I am using Sublime, but you can use any text editor.

I do not want to bore you with the back and forth that happened until I got the app I wanted, but it was within 10 more prompts.

Try out my LinkedIn Square Image Generator app.

I made some further updates to the app:

  • Increasing the width of the input form
  • Showing the image without clicking Generate

Bonus Tip: You can run the app locally in your browser. Once you stored the 3 files (HTML, CSS, JS) on your hard disk, you can browse to the folder and open the index.html in your local browser.

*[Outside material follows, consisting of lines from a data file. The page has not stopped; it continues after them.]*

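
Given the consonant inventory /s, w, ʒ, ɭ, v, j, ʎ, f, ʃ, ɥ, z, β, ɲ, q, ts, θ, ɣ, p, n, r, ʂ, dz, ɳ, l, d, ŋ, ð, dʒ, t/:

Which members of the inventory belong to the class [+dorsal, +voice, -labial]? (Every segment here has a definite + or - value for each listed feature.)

j, ʎ, ɲ, ɣ, ŋ

Checking each segment against [+dorsal], [+voice], [-labial]: /j/ (palatal glide), /ʎ/ (palatal lateral approximant), /ɲ/ (palatal nasal), /ɣ/ (voiced velar fricative), /ŋ/ (velar nasal) satisfy every feature; every other segment in the inventory fails at least one.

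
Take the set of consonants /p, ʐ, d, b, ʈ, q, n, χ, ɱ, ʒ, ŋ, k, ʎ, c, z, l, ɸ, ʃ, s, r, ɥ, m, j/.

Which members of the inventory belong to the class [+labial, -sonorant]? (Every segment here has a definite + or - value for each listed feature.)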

Now, how can you replicate this app for your use case?

  • Upload your logo somewhere on the web
  • And upload potential background and other graphics you want use in the app
    • The images need to be reachable via a public URL (for example, you could upload them to a WordPress site)
  • Customize font details
  • Change the prompts accordingly.

And with that, you should get to an app that generates images that match your brand.

But this is just the minimal viable prototype. You can extend that app to build carousels for your LinkedIn posts or add a file upload dialog to let the user upload graphic files, and much more. The options are limitless.

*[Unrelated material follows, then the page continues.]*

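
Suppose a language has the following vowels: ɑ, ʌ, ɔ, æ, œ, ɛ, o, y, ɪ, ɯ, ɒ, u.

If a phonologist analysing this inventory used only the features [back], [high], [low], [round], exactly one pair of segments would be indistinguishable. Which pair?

o, ɔ

Both /o/ and /ɔ/ are [+back], [−high], [−low], [+round]. Since the list omits [tense] — which does distinguish the mid back rounded tense vowel from the mid back rounded lax vowel — this pair collapses; all other pairs remain distinct.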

Here is the initial ChatGPT prompt to get you started:

The User input in the web app

– Headline Max 80 chars
– Supporting Headline mx 150 chars

– Choose one of the two graphic files:
— Gradient light: https://your graphic file.com/graphic1.png
— Gradient full colors: https://your graphic file.com/graphic2.png

– If user clicks generate:

– Create a square image with 1800×1800 px
– The gradient is scaled to fit on the image (ignore the original ratio of the gradient)
– Place this icon Logo icon bottom right: https://yourlogo.com/yourlogo.png
— the icon should be placed in the bottom right, 150x150px

The entered text should be placed like this:

Font requirements:

Headine: Google Font Poppins Bold
Supporting Headline: Google Font Poppins Regular

Place the font with a 20% padding
Both centered on the image
First the headline
Then the supporting headline

Other things to note when developing apps with ChatGPT:

Developing the prototype of the app took only minutes. But to get the result I wanted, it took a few hours. Why? Because ChatGPT often forgets a detail to add, adds a bug, or deployment to Netlify fails and brings a 404 error.

What can you do about that? Save working versions locally, not only on Netlify (see above), and also point ChatGPT to working versions (for example, I once said to ChatGPT, “Please revert to the version you deployed at 2:14 PM”)

Conclusion

Creators of all trades should look for tasks they do repeatedly and check if they could be sped up by having a specific app to get them done. Social Media image creation is one example, but in a creator’s life, hundreds of small tasks are to be accelerated.

Developing apps got way easier with ChatGPT, and the process is much faster than learning a specific no-code platform. Creators, marketers, and entrepreneurs should take this seriously and try it out for their projects.